Plus tard, alors que Janis a repris sa relation avec Arturo, Anna vient se réconcilie avec elle. Janis et Arturo sont alors en pleine collecte des ADN et recherche des témoignages des habitants pouvant permettre de reconnaitre les corps dont les ossements sont mis à jour. Anne et son bébé viennent le jour où enfin les veuves du village et leurs amies peuvent venir reconnaitre les corps.

Comme dans nombre de ses mélodrames, Almodovar noue une intrigue où la tragédie du passé trouve une résolution dans un avenir où une naissance vient se substituer à la mort. Ici les traumatismes du passé sont étagés à plusieurs niveaux du temps.

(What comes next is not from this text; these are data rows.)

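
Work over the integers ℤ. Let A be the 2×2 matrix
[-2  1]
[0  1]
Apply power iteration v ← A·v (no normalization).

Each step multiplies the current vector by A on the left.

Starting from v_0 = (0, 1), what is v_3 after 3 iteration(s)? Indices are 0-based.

v_3 = (3, 1)

v_0 = (0, 1).
v_1 = A·v_0 = (1, 1).
v_2 = A·v_1 = (-1, 1).
v_3 = A·v_2 = (3, 1).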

On pourra toujours reprocher au réalisateur d'en laisser certains dans l'ombre. Mais on lui rendra grâce de ne pas faire tourner la petite mécanique du mélodrame dans le sens de la douleur et de la gloire d'en sortir mais bien davantage de mobiliser pour la force tranquille de la vérité.

Mélodrames à tous les étages

Le scénario parvient à nouer plusieurs niveaux de mélodrames : les atrocités des franquistes pendant la guerre d'Espagne, le viol d'Ana, son abandon par son père, l'échange des bébés, la mort subite du nourrisson, les deux résultats des tests ADN, les sacrifices à faire sur sa vie quand on veut devenir comédienne, la difficulté de l'Espagne à assumer son passé après la loi d'amnistie qui impose le silence sur les crimes de la guerre civile.

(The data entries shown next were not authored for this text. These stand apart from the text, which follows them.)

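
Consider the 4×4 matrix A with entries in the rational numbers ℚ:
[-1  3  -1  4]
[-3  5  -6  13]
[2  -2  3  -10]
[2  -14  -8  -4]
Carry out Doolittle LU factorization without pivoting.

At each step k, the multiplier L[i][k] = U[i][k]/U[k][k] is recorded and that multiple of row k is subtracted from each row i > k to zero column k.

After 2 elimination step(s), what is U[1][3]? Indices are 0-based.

U[1][3] = 1

[col 0] pivot -1
  R1 -= 3*R0 → (0, -4, -3, 1)  (L[1][0] := 3)
  R2 -= -2*R0 → (0, 4, 1, -2)  (L[2][0] := -2)
  R3 -= -2*R0 → (0, -8, -10, 4)  (L[3][0] := -2)
[col 1] pivot -4
  R2 -= -1*R1 → (0, 0, -2, -1)  (L[2][1] := -1)
  R3 -= 2*R1 → (0, 0, -4, 2)  (L[3][1] := 2)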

Le potentiel mélodramatique du scénario est tellement fort que certains personnages semblent un peu sacrifiés, ainsi des parents d'Ana : le père, entendu au téléphone et la mère qui joue une pièce célèbre de Lorca contre le franquisme et fait passer sa réalisation personnelle avant son amour filial. Le rôle de la jeune fille au pair semble aussi un prétexte pour laisser ensuite sa place à Ana. L'ambition de nouer tragédie historique et tragédies personnelles ouvre néanmoins sur une résolution plus originale qu'attendue pour Almodovar.

Du coté de tragédies personnelles, la résolution semble en effet d'abord venir d'une maternité enfin convergente et non plus parallèle entre Janis et Ana. L’amour de cette dernière pour celle qui semble alors resplendissante de séduction (beauté, maternité, métier, confort de vie, lucidité politique) offre à Janis la possibilité de se projeter dans une relation homosexuelle qu'elle rejette néanmoins après une nuit d'amour. La résolution, de manière bien plus originale, vient d'une belle scène d'aveu de la vérité. Celle-ci se noue dans une des séquences les plus fortes du film. Ana, désespérée et jalouse après la soirée entre Arturo et Janis, affirme qu'elle n'a jamais pu dire la vérité à son père qui a préféré cacher le scandale comme il lui a caché son activité durant la guerre civile. Janis dit alors que celui qui se tait est certainement du côté des bourreaux et qu'il faudra bien qu'elle grandisse pour exiger la vérité. Se rendant compte qu’elle-même est devenue une menteuse, Janis avoue à Ana qu'elle lui a menti et qu'elle est la mère du bébé. Se noue en un instant la nécessité pour Janis d’être en accord avec ses principes : elle fait tomber la barrière du mensonge. Est mis ainsi fin à la double souffrance de Janis et Ana et un rééquilibrage sur l'indépendance des deux femmes.

Douleur et responsabilité

Le bébé d'Ana est issu d'un viol collectif et il peut paraitre un peu curieux qu'Ana ne soit pas encouragée à porter plainte contre ses agresseurs. Sans doute, Almodovar préfère établir un parallèle entre les atrocités commises à deux niveaux du passé et davantage assurer la responsabilité  d’un présent qui s'assume que de rechercher les coupables. Ceux- ci se désigneraient eux-mêmes par leur silence. Plus important alors de redonner toute leur beauté aux vivants et à ceux qui furent justes dans un passé qu'il ne faut pas oublier.

Jean-Luc Lacuve, le 6 décembre 2021.